The results further solidify the role of avelumab+axitinib in first-line aRCC treatment, especially for patients seeking deep and durable responses. Long-term safety follow-up revealed no new signals, and patient-reported outcomes indicate no negative impact on quality of life, enhancing its clinical utility. Future research could explore biomarkers (e.g., IMDC risk, PD-L1 expression levels, genomic profiles) to optimize patient stratification and enable precision therapy. Additionally, head-to-head comparisons with other ICI+TKI regimens (e.g., pembrolizumab+axitinib) could help guide personalized treatment selection.
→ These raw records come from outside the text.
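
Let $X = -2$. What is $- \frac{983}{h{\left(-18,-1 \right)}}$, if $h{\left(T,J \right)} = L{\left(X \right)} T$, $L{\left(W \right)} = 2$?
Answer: $\frac{983}{36} \approx 27.306$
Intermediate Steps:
$h{\left(T,J \right)} = 2 T$
$- \frac{983}{h{\left(-18,-1 \right)}} = - \frac{983}{2 \left(-18\right)} = - \frac{983}{-36} = \left(-983\right) \left(- \frac{1}{36}\right) = \frac{983}{36}$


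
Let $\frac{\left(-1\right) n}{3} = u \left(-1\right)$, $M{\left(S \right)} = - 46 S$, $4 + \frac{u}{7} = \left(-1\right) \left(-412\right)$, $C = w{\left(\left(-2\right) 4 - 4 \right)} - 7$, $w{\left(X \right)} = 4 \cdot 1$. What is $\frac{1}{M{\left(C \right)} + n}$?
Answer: $\frac{1}{8706} \approx 0.00011486$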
This study also sets a benchmark for efficacy and safety for future combination strategies (e.g., dual immunotherapy, triplet regimens).
Conclusion
The final analysis of the JAVELIN Renal 101 trial provides the longest follow-up data to date comparing avelumab plus axitinib with sunitinib as first-line therapy for advanced renal cell carcinoma. Although the intergroup difference in overall survival (OS) did not reach pre-specified statistical significance, the combination therapy demonstrated clinically meaningful numerical improvements in median OS (44.8 vs 38.9 months), significantly prolonged progression-free survival, nearly doubled the objective response rate, and yielded more durable responses, with over 16% of patients maintaining response for up to 5 years. Long-term follow-up revealed no new safety signals, and patient-reported outcomes indicated no negative impact on quality of life. Given that over half of the patients in the sunitinib group subsequently received PD-1/PD-L1 inhibitors, which may have diluted the OS difference, these results still support the clinical value of the combination regimen. This study provides high-level, grade 1 evidence on the long-term efficacy and safety of immunotherapy combined with targeted therapy in aRCC, helping to guide clinical practice and future trial design, and underscores the importance of considering the impact of subsequent therapies when evaluating OS.